A few years ago zombie novels were like gold-dust. Now they’re ten a penny. Most are bog standard zombie rehashes, offering nothing new. The king of zombie fiction is Brian Keene, whose zombie novels create a sense of undeniable dread and looming, unstoppable danger. So the question is, does Simmons have anything to offer, and can be usurp the king?
Sadly the answer is both yes and no.
Flu is a post-apocalyptic zombie novel, focusing on the further spread of the disease which kills and then brings you back, and the few survivors in Belfast as they try to stay alive as long as possible, seeking out supplies, grouping together with other non-dead humans, and having to deal with the dead-fucks. The story uses sectarian issues and guilt, police, army and civilian survivors in a nice mix, which gives the book its edge.
This isn’t The Walking Dead rehashed in Belfast. Although there are clear homages to Romero’s trilogy and other zombie movies.
The story has some brutal and some disgusting moments, which help take it beyond the average, but what really put this book ahead of most of the rest is Simmons easy and efficient writing style (polished to within an inch of its life), and his characters, all of which suffer their own personal demons they have to battle along with the zombies. The humans really are the heroes of this novel, a tough sell, but one that works in this case.
The UK is bereft of zombie novels, the only decent one I can remember is the composite novel created by Stephen Jones and loads of others, Zombie Apocalypse, the exceptional London-based zombie novel told ingeniously in a series of documents.

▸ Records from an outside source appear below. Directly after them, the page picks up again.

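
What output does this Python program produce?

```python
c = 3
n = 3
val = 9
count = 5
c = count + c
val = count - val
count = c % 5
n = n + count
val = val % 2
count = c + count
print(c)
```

8

c = 5+3 = 8
val = 5-9 = -4
count = 8%5 = 3
n = 3+3 = 6
val = (-4)%2 = 0
count = 8+3 = 11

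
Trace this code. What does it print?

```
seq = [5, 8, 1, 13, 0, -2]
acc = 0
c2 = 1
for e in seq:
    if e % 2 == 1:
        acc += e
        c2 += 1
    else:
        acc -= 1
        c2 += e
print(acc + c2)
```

e=5: odd, acc = 0+5 = 5; c2=2
e=8: not odd, acc = 5-1 = 4; c2=10
e=1: odd, acc = 4+1 = 5; c2=11
e=13: odd, acc = 5+13 = 18; c2=12
e=0: not odd, acc = 18-1 = 17; c2=12
e=-2: not odd, acc = 17-1 = 16; c2=10
acc+c2 = 16+10 = 26

26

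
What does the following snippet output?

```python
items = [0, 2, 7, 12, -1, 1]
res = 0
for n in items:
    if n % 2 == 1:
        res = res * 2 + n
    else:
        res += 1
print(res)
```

n=0: not odd, res = 0+1 = 1
n=2: not odd, res = 1+1 = 2
n=7: odd, res = 2*2+7 = 11
n=12: not odd, res = 11+1 = 12
n=-1: odd, res = 12*2+(-1) = 23
n=1: odd, res = 23*2+1 = 47

47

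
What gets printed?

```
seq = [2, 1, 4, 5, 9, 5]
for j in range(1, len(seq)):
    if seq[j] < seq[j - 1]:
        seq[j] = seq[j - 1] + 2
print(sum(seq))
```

35

j=1: 1<2, seq[1] = 2+2 = 4 → [2, 4, 4, 5, 9, 5]
j=2: 4>=4, unchanged → [2, 4, 4, 5, 9, 5]
j=3: 5>=4, unchanged → [2, 4, 4, 5, 9, 5]
j=4: 9>=5, unchanged → [2, 4, 4, 5, 9, 5]
j=5: 5<9, seq[5] = 9+2 = 11 → [2, 4, 4, 5, 9, 11]
sum = 35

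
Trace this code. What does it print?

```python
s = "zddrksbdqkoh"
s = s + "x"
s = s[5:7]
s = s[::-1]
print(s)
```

+ 'x' → 'zddrksbdqkohx'
slice [5:7] → 'sb'
reverse → 'bs'

bs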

While Flu isn’t an inventive as Jones’ effort, it still works very well and is a massively satisfying zombie novel that creates a dead world you want to explore further, and leaves enough questions for us to want to read the sequel, Fever, coming in the summer. And Flu definitely shows Simmons’ massive potential to become Great Britain’s crown prince of zombie fiction.
Not perfect, but a damn good try. Zombie fans will love it, horror fans will love it. Simmons writes like a demon, smooth and dangerous. Zombie fiction with an edge.